Estrogen, progesterone, and HER2 receptor-negative triple-negative breast cancers encompass the most clinically challenging subtype for which targeted therapeutics are lacking. We find that triple-negative tumors exhibit elevated MYC expression, as well as altered expression of MYC regulatory genes, resulting in increased activity of the MYC pathway. In primary breast tumors, MYC signaling did not predict response to neoadjuvant chemotherapy but was associated with poor prognosis. We exploit the increased MYC expression found in triple-negative breast cancers by using a synthetic-lethal approach dependent on cyclin-dependent kinase (CDK) inhibition.
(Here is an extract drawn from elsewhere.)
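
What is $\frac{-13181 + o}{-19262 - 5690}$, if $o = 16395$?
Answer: $- \frac{1607}{12476} \approx -0.12881$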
CDK inhibition effectively induced tumor regression in triple-negative tumor xenografts. The proapoptotic BCL-2 family member BIM is up-regulated after CDK inhibition and contributes to this synthetic-lethal mechanism. These results indicate that aggressive breast tumors with elevated MYC are uniquely sensitive to CDK inhibitors.